Damn, she’s cold as hell. The Duchess reeked of old money and blood-splattered gallows. I pictured her at an auction in the 1800s, pushing her cuckolded husband aside and prying open the mouths of the “beasts,” “savages,” and “barbarians” imported from Africa.

“Well, I just wanna make my dad proud,” Frodo said, staring at her back. “When I was growing up, he was a used-car salesman. Before he lost his job and got to drinking, I always liked hanging out on the lot with him, watching him talk to people, make them smile, and shake their hands after handing them the key to a new car. I want to do that.”

“Handing them keys to a used car, you moron,” the Duchess said, still staring out the window.

“What?”

“You said ‘handing them the key to a new car,’ but your father was a used-car salesman. So the keys he handed them were to used cars.”

“But the cars were new for them . . . even if they were used.”
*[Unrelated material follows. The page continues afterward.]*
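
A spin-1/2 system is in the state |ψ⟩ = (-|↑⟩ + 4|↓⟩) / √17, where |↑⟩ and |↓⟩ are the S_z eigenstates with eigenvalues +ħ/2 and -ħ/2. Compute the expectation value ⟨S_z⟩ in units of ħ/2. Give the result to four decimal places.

⟨σ_z⟩ = |a|² - |b|² divided by |a|²+|b|², with a, b the |↑⟩, |↓⟩ amplitudes.
= (1 - 16)/17 = -15/17.
⟨S_z⟩ = (ħ/2)·⟨σ_z⟩.

-0.8824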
“So”—she spun around, a small smile on her face—“if I wear a pair of sneakers for five years, sweat in them, get dirt on them, and tear them to shreds, will they be new or used when I hand them to you?”

“Well, I guess that—”

The door burst open and Clyde walked in with a group of salespeople. “Frodo, go,” he ordered, shutting the door.

“There are seven billion people on earth, meaning there are seven billion people,” he started, missing a few words but not sounding too bad.

“Seven billion people, who wake up, go to work . . .”

He was getting closer now, and I really hoped he wouldn’t mess up.

“Spend time with family, eat, love, and sleep awaiting a new day. But as the pope-ulation—”

“Hold the fuck up,” Clyde said, looking at the crew he brought in. “What the hell is a pope-ulation?”

“Uh,” Frodo said, redder than a Russian, “I meant population. I’m sorry. I’m, uh, I can go again.”

“No,” Clyde said. “You can’t. If you do that on the phone, people will think we hire retards. In fact, they’ll think I hire retards. And then they’ll hang up and laugh—at me, Rhett, and what this entire company stands for. You want that, Frodo?”

“Um.”

“Don’t fucking ‘um’ me, you worthless sack of pigskin. I asked if you want that to happen. If you want people to laugh at me and Rhett.”

“No,” he said, looking down at the table and picking healthy skin off his fingers, causing them to bleed.

“That’s what I thought, now sit. The Duchess, go.”

“There are more than seven billion people on earth, meaning that there are at least seven billion people . . .” She recited the whole thing and didn’t miss one word. Clyde’s gang looked at him expectantly.